Brent Rises Above $82 as Hormuz Uncertainty and US–Iran Tensions Persist
Brent crude futures opened the week more than 1% higher, climbing to nearly $82 per barrel, as uncertainty surrounding the reopening of the Strait of Hormuz continued to support oil prices. Although negotiations between the United States and Iran resumed in Switzerland, tensions remain elevated. Iranian state media reported that Tehran is demanding an end to the conflict in Lebanon as a condition for further progress in talks, while indicating that discussions would not cover core issues such as Iran’s nuclear program. Meanwhile, Donald Trump renewed warnings that Washington could resume military action unless Iran restrains allied groups operating in Lebanon. At the same time, JD Vance expressed optimism about the direction of negotiations, highlighting the mixed signals coming from the US administration. Iran also stated that the US had failed to secure a ceasefire in Lebanon and announced another halt to traffic through the Strait of Hormuz, reinforcing concerns over the security of one of the world's most important energy transit routes. In response, President Trump warned Tehran against disrupting shipping through the strait and suggested that additional economic measures, including tolls and other restrictions, could be imposed if negotiations fail.
U.S. Markets Focus on US-Iran Talks as Diplomatic Efforts Continue
With U.S. markets closed on Friday for the Juneteenth holiday, investor attention shifted to geopolitical developments over the weekend. Senior officials from the United States and Iran met in Switzerland to discuss a broader peace agreement, including Iran's nuclear program and the future of the Strait of Hormuz, a key global oil shipping route. While the talks signaled continued diplomatic engagement, President Trump renewed warnings of possible military action if Iran-backed groups continue attacks against Israel.
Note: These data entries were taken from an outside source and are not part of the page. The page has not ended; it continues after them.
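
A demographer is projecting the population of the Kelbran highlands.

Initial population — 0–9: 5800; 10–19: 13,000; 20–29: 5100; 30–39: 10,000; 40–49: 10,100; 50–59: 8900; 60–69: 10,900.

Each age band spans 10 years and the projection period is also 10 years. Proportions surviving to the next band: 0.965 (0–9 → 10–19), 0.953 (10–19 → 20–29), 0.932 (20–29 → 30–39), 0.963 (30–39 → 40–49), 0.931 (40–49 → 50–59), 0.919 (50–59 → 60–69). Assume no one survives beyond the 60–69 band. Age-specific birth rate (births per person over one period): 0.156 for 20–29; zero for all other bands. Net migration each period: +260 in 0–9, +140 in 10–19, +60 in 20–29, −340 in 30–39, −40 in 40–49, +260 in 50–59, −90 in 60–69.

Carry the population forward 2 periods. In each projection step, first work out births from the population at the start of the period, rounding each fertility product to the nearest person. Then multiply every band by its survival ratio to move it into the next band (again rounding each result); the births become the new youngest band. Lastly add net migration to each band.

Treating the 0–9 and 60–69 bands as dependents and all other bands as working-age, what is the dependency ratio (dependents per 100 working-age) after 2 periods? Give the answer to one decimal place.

35.1

(Bands numbered youngest = 1 to oldest = 7.)
— Period 1 —
Births: 5100 × 0.156 = 796
Band 2: 5800 × 0.965 = 5597
Band 3: 13000 × 0.953 = 12389
Band 4: 5100 × 0.932 = 4753
Band 5: 10000 × 0.963 = 9630
Band 6: 10100 × 0.931 = 9403
Band 7: 8900 × 0.919 = 8179
Net migration: Band 1 + 260 → 1056; Band 2 + 140 → 5737; Band 3 + 60 → 12449; Band 4 − 340 → 4413; Band 5 − 40 → 9590; Band 6 + 260 → 9663; Band 7 − 90 → 8089
Population now: 0–9=1056, 10–19=5737, 20–29=12449, 30–39=4413, 40–49=9590, 50–59=9663, 60–69=8089
— Period 2 —
Births: 12449 × 0.156 = 1942
Band 2: 1056 × 0.965 = 1019
Band 3: 5737 × 0.953 = 5467
Band 4: 12449 × 0.932 = 11602
Band 5: 4413 × 0.963 = 4250
Band 6: 9590 × 0.931 = 8928
Band 7: 9663 × 0.919 = 8880
Net migration: Band 1 + 260 → 2202; Band 2 + 140 → 1159; Band 3 + 60 → 5527; Band 4 − 340 → 11262; Band 5 − 40 → 4210; Band 6 + 260 → 9188; Band 7 − 90 → 8790
Population now: 0–9=2202, 10–19=1159, 20–29=5527, 30–39=11262, 40–49=4210, 50–59=9188, 60–69=8790
Dependents (band 0–9 + band 60–69) = 2202 + 8790 = 10992; working-age = 31346; ratio = 10992/31346 × 100 = 35.1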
Reports of a temporary halt in negotiations also created some uncertainty before officials confirmed discussions were ongoing. Investors will closely monitor developments, as progress in the talks could support market sentiment and ease concerns over oil supply disruptions and inflation pressures.
NGX Extends Weekly Decline as Selling Pressure Weighs on Investor Sentiment
The Nigerian equity market ended the week on a negative note, extending its losing streak as investors continued to reduce exposure across major sectors of the market. Persistent selling pressure, particularly in banking stocks, weighed heavily on overall performance and kept market sentiment subdued throughout the week. As a result, the NGX All-Share Index declined by 0.62%, shedding 1,463.65 points to close at 235,941.27, while market capitalization fell by ₦938.76 billion to settle at ₦151.33 trillion. The Banking sector led losses, retreating by 4.41% and contributing significantly to the market's weak finish. The sustained downturn translated into a broad-based weekly loss, with the NGX All-Share Index posting a week-on-week decline of 3.59%. Consequently, investors lost approximately ₦5.64 trillion in market value over the course of the week, highlighting the extent of the recent risk-off sentiment. The combination of lower participation and continued selloffs suggests investors remain cautious amid prevailing market uncertainties, with attention likely to remain focused on upcoming economic developments and corporate catalysts that could help restore confidence.